Overlooking Scope 3 emissions will see beverage sector miss 2050 goals

23 August 2023 Consultancy.uk 4 min. read

The global beverage industry has fallen dangerously behind with its transition to net zero operations, with the sector likely to still be generating 1.2 tonnes of carbon emissions by 2050. However, a new report suggests that if a clear plan were implemented taking aim at Scope 3 emissions, the industry could meet current targets as early as 2028.

As consumers increasingly demand that the companies selling them products and services take more effort to do so without negatively impacting the planet, businesses around the world are looking to reduce their carbon footprints. Even as businesses look to prove their sustainability credentials to increasingly discerning customers, many are failing to track the largest source of their emissions. While companies appear to be acting more consistently on Scope 1 and Scope 2 emissions (direct emissions from buildings or assets owned or controlled by a company; and the use of electricity, heat or steam), many are failing to bring the bigger challenge of Scope 3 emissions to heel.

Indirect Scope 3 emissions occur as a result of the activities of an entity, but from sources not owned or controlled by that entity’s business. A study by Capgemini in 2023 found that while these estimated emissions account for up to 95% of a company’s carbon footprint, and disclosures of them to carbon monitoring schemes rose by more than 50% in the last year, only a third of admitted Scope 3 emissions are actually accounted for in corporate decarbonisation measures – showing a gap between firms’ stated intentions, and their actions.

Overlooking Scope 3 emissions will see beverage sector miss 2050 goals

A new report from Kearney suggests that the impacts of this are particularly evident in the beverages industry. While a growing number of producers in Europe are adopting the continent’s ‘On the way to PlanetProof’ labelling, for example, which is used to certify the use of ‘more sustainable agricultural production’, it is evident most producers are not far enough on that ‘way’. Kearney found the beverage industry emitted 1.5 billion tonnes of CO2 in 2021 – a 2.5% reduction over the course of the previous three years; but that progress will be much too slow to meet the sector’s 2030, or even its 2050 net zero targets.

Currently, the beverage industry – which includes alcohol, soft drinks, hot drinks, dairy and its alternatives – accounts for 3.8% of all global CO2 emissions.
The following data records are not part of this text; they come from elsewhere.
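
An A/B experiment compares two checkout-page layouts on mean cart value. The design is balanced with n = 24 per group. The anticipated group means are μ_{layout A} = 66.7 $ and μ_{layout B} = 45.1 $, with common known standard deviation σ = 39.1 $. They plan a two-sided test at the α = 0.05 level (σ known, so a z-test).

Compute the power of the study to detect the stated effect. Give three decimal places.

Standardized effect: d = |μ_{layout A} − μ_{layout B}| / σ = |66.7 − 45.1| / 39.1 = 0.5524
Noncentrality parameter: δ = d·√(n/2) = 0.5524 × √(24/2) = 1.9137
Critical value for a two-sided test at α = 0.05: z_{α/2} = 1.960.
Power = Φ(δ − 1.960) + Φ(−δ − 1.960) = Φ(-0.046) + Φ(-3.874) = 0.4815 + 0.0001 = 0.4816.

Power ≈ 0.482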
At the present rate of reduction, this is unlikely to change in the coming decades – with greenhouse gasses resulting from the industry only plateauing at around 1.2 billion tonnes by 2050.

The targeted 0.2 billion tonnes of CO2 which the beverage sector needs to attain to help put the planet on course for climate change with global warming beneath 1.5C seems a distant prospect already, then. But it needn’t be. According to Kearney, changing course sooner, rather than later, is essential to the sector reaching its targets on time. By 2030, the present path of action will see it 13% behind on targets – but by 2050, it will have fallen short of its goals by 87%.

Overlooking Scope 3 emissions will see beverage sector miss 2050 goals

Acting coherently now could see the beverage sector meet its net zero obligations by 2028, the researchers claim – if organisations take aim at their as-yet overlooked Scope 3 emissions. In particular, focusing on reducing emissions related to raw materials and packaging materials could have a huge impact on the industry’s net zero progress.

Kearney’s researchers suggest that emissions from raw materials account for more than a third of beverage companies’ greenhouse gas output – while only 2% of that comes from in-house Scope 1 & 2 emissions. At the same time, almost one-quarter of emissions come from packaging materials, and 96% of that is from Scope 3 emissions. Accounting for these emissions quickly, with comprehensive planning, presents a huge opportunity for beverage operators.

Angela Hultberg, Kearney’s global sustainability director, explained, “It can be easy for companies to become disheartened when they see how much more work there is to do to achieve their net zero ambitions. But there is still much room for optimism, and beverages companies should instead be focusing on the fact that acting now could mean achieving their green objectives ahead of time. Implementing a clear emissions reductions strategy with industry and consumer collaboration at its heart will help not only a business bottom line, but consumers’ pockets too.”